PET imaging showed that those patients treated with GDNF exhibited significantly increased dopamine uptake throughout the putamen compared with those given the placebo. [See: The Revival of Brain PET] This did not translate into any clinical benefits for the patients, however. Many of them gave anecdotal reports of improvements, but in the final analysis, the treatment proved to be no more effective than the placebo, even when extended for a period of 80 weeks.
“This trial was the result of major campaigning by the Bristol team and UK charities to try and rescue GDNF from being abandoned,” says Thomas Foltynie, a professor of neurology at the UCL Institute of Neurology, “but unfortunately it was again negative in terms of its primary outcome.”
“[It showed] a 17 percent improvement in compared with 12 percent improvement in placebo treated patients [and] follow-up to 80 weeks showed a 25 percent improvement in the group as a whole, so there was no difference in the degree of improvement according to whether patients had received GDNF for 40 weeks or 80.”

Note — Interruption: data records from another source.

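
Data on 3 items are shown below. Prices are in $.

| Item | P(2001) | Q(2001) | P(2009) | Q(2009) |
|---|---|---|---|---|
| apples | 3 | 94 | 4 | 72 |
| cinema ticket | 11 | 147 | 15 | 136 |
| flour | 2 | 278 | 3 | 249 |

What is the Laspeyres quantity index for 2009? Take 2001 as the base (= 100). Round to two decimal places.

90.02

Laspeyres quantity index uses base-period prices as weights.
ΣP(2001)·Q(2009) = 3×72 + 11×136 + 2×249 = 216 + 1496 + 498 = 2210
ΣP(2001)·Q(2001) = 3×94 + 11×147 + 2×278 = 282 + 1617 + 556 = 2455
Index = 2210 / 2455 × 100 = 90.0204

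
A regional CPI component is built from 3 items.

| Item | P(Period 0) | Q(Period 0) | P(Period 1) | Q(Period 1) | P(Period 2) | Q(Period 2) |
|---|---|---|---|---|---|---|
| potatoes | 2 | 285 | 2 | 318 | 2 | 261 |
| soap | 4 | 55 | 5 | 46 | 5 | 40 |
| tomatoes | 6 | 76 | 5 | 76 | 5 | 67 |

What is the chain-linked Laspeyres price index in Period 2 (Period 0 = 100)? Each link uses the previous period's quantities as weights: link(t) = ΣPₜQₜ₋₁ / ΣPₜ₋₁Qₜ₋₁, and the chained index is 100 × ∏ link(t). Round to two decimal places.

98.31

Link Period 0→Period 1:
ΣP(Period 1)Q(Period 0) = 2×285 + 5×55 + 5×76 = 570 + 275 + 380 = 1225
ΣP(Period 0)Q(Period 0) = 2×285 + 4×55 + 6×76 = 570 + 220 + 456 = 1246
link = 1225/1246 = 0.983146
Link Period 1→Period 2:
ΣP(Period 2)Q(Period 1) = 2×318 + 5×46 + 5×76 = 636 + 230 + 380 = 1246
ΣP(Period 1)Q(Period 1) = 2×318 + 5×46 + 5×76 = 636 + 230 + 380 = 1246
link = 1246/1246 = 1.000000
Chained index = 100 × 0.983146 × 1.000000 = 98.3146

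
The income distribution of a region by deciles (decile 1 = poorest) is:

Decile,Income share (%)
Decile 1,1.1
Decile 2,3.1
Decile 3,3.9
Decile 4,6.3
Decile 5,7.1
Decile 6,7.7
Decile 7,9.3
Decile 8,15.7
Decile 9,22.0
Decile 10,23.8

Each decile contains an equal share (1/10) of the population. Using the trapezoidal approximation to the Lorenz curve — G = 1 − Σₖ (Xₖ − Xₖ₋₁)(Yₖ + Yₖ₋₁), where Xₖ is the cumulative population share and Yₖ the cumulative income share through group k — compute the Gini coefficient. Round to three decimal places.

0.405

Cumulative income shares Yₖ: 0.0110, 0.0420, 0.0810, 0.1440, 0.2150, 0.2920, 0.3850, 0.5420, 0.7620, 1.0000
Σ (Xₖ−Xₖ₋₁)(Yₖ+Yₖ₋₁) = (1/10)(0.0110+0.0000) + (1/10)(0.0420+0.0110) + (1/10)(0.0810+0.0420) + (1/10)(0.1440+0.0810) + (1/10)(0.2150+0.1440) + (1/10)(0.2920+0.2150) + (1/10)(0.3850+0.2920) + (1/10)(0.5420+0.3850) + (1/10)(0.7620+0.5420) + (1/10)(1.0000+0.7620)
  = 0.0011 + 0.0053 + 0.0123 + 0.0225 + 0.0359 + 0.0507 + 0.0677 + 0.0927 + 0.1304 + 0.1762 = 0.5948
G = 1 − 0.5948 = 0.4052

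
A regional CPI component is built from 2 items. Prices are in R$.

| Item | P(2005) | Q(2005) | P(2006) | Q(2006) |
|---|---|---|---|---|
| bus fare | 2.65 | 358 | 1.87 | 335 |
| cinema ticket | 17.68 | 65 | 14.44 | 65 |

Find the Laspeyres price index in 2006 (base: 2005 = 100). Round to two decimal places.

76.65

Laspeyres price index uses base-period quantities as weights.
ΣP(2006)·Q(2005) = 1.87×358 + 14.44×65 = 669.46 + 938.6 = 1608.06
ΣP(2005)·Q(2005) = 2.65×358 + 17.68×65 = 948.7 + 1149.2 = 2097.9
Index = 1608.06 / 2097.9 × 100 = 76.6509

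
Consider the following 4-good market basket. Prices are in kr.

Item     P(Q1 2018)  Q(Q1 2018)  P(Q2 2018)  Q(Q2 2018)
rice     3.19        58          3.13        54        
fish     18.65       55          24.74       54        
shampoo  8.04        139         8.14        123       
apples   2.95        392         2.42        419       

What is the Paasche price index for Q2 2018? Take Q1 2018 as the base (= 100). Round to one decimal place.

Paasche price index uses current-period quantities as weights.
ΣP(Q2 2018)·Q(Q2 2018) = 3.13×54 + 24.74×54 + 8.14×123 + 2.42×419 = 169.02 + 1335.96 + 1001.22 + 1013.98 = 3520.18
ΣP(Q1 2018)·Q(Q2 2018) = 3.19×54 + 18.65×54 + 8.04×123 + 2.95×419 = 172.26 + 1007.1 + 988.92 + 1236.05 = 3404.33
Index = 3520.18 / 3404.33 × 100 = 103.4030

103.4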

It is possible the trial failed because the dosage was too small, because the treatment was administered too late, or because the clinical benefits associated with the observed improvements in dopamine function require longer periods of time to manifest. The imaging results come with an important caveat, though: While the imaging results are “consistent with there being an effect on dopamine cells in the putamen, the PET marker defines activity which is not necessarily specific for [these] cells,” Foltynie explains; the larger signal is not necessarily due to benefits to dopamine cells.
Method could transfer
“Current trial methodology does not provide definite answers,” says Andrew Lees, a professor of neurology at the National Hospital for Neurology and Surgery in London, “but if one looks at the neurologists’ opinions on individual patients there is hope,” adding that the Bristol group should pursue their work despite the disappointing trial results. “And, of course, all of the patients are champions.”
According to Foltynie, there are still too many unknowns to completely dismiss GDNF-based therapy as ineffective. “[We don’t know] whether long-term or earlier treatment might have more sustained benefits, or whether there are patient subtypes who might respond particularly well,” he says, but, “it is hard to escape the fact that the trials indicate that any beneficial effects of GDNF appear to be modest at best, [and] even if the [new] data are viewed optimistically, the outcome [is poor] in comparison to the standard surgical treatment option, DBS.”

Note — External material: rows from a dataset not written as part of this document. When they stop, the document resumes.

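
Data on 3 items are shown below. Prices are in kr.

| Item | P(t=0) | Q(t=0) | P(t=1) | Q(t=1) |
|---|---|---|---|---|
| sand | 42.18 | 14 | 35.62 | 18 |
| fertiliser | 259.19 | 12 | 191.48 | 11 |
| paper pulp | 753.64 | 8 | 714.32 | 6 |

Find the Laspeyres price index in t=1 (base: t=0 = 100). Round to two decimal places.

Laspeyres price index uses base-period quantities as weights.
ΣP(t=1)·Q(t=0) = 35.62×14 + 191.48×12 + 714.32×8 = 498.68 + 2297.76 + 5714.56 = 8511
ΣP(t=0)·Q(t=0) = 42.18×14 + 259.19×12 + 753.64×8 = 590.52 + 3110.28 + 6029.12 = 9729.92
Index = 8511 / 9729.92 × 100 = 87.4725

87.47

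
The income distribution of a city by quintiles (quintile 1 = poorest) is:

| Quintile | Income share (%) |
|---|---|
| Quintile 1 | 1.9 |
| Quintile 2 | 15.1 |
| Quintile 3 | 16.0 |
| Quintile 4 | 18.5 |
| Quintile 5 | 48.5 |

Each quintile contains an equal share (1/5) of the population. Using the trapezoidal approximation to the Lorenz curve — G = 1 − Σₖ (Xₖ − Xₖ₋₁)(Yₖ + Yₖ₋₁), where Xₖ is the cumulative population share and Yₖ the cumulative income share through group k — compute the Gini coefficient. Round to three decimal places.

0.386

Cumulative income shares Yₖ: 0.0190, 0.1700, 0.3300, 0.5150, 1.0000
Σ (Xₖ−Xₖ₋₁)(Yₖ+Yₖ₋₁) = (1/5)(0.0190+0.0000) + (1/5)(0.1700+0.0190) + (1/5)(0.3300+0.1700) + (1/5)(0.5150+0.3300) + (1/5)(1.0000+0.5150)
  = 0.0038 + 0.0378 + 0.1000 + 0.1690 + 0.3030 = 0.6136
G = 1 − 0.6136 = 0.3864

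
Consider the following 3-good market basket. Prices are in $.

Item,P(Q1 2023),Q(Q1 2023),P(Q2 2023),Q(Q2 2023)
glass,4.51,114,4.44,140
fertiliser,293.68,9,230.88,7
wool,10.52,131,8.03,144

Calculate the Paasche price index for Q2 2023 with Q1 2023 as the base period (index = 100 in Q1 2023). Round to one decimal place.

Paasche price index uses current-period quantities as weights.
ΣP(Q2 2023)·Q(Q2 2023) = 4.44×140 + 230.88×7 + 8.03×144 = 621.6 + 1616.16 + 1156.32 = 3394.08
ΣP(Q1 2023)·Q(Q2 2023) = 4.51×140 + 293.68×7 + 10.52×144 = 631.4 + 2055.76 + 1514.88 = 4202.04
Index = 3394.08 / 4202.04 × 100 = 80.7722

80.8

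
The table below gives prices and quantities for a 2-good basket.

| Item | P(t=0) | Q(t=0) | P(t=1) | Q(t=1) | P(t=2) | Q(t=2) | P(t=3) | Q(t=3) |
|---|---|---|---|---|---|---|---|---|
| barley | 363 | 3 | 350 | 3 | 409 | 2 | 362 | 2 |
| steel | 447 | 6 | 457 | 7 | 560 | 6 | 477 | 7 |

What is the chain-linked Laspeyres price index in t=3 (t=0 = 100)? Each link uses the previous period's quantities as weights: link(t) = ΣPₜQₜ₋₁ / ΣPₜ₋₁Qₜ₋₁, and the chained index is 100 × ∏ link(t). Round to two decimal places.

Link t=0→t=1:
ΣP(t=1)Q(t=0) = 350×3 + 457×6 = 1050 + 2742 = 3792
ΣP(t=0)Q(t=0) = 363×3 + 447×6 = 1089 + 2682 = 3771
link = 3792/3771 = 1.005569
Link t=1→t=2:
ΣP(t=2)Q(t=1) = 409×3 + 560×7 = 1227 + 3920 = 5147
ΣP(t=1)Q(t=1) = 350×3 + 457×7 = 1050 + 3199 = 4249
link = 5147/4249 = 1.211344
Link t=2→t=3:
ΣP(t=3)Q(t=2) = 362×2 + 477×6 = 724 + 2862 = 3586
ΣP(t=2)Q(t=2) = 409×2 + 560×6 = 818 + 3360 = 4178
link = 3586/4178 = 0.858305
Chained index = 100 × 1.005569 × 1.211344 × 0.858305 = 104.5493

104.55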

The brain catheter device used in the trial also represents something of a technological advance. “This trial has shown that we can safely and repeatedly infuse drugs directly into patient’s brains over months or years through a small implanted port that emerges through the skin behind the ear,” says professor Stephen Gill, lead neurosurgeon involved in the study, and designer of the device.
“This is a significant breakthrough in our ability to treat neurological conditions, because most drugs that might work cannot cross from the blood stream into the brain due to a natural protective barrier.”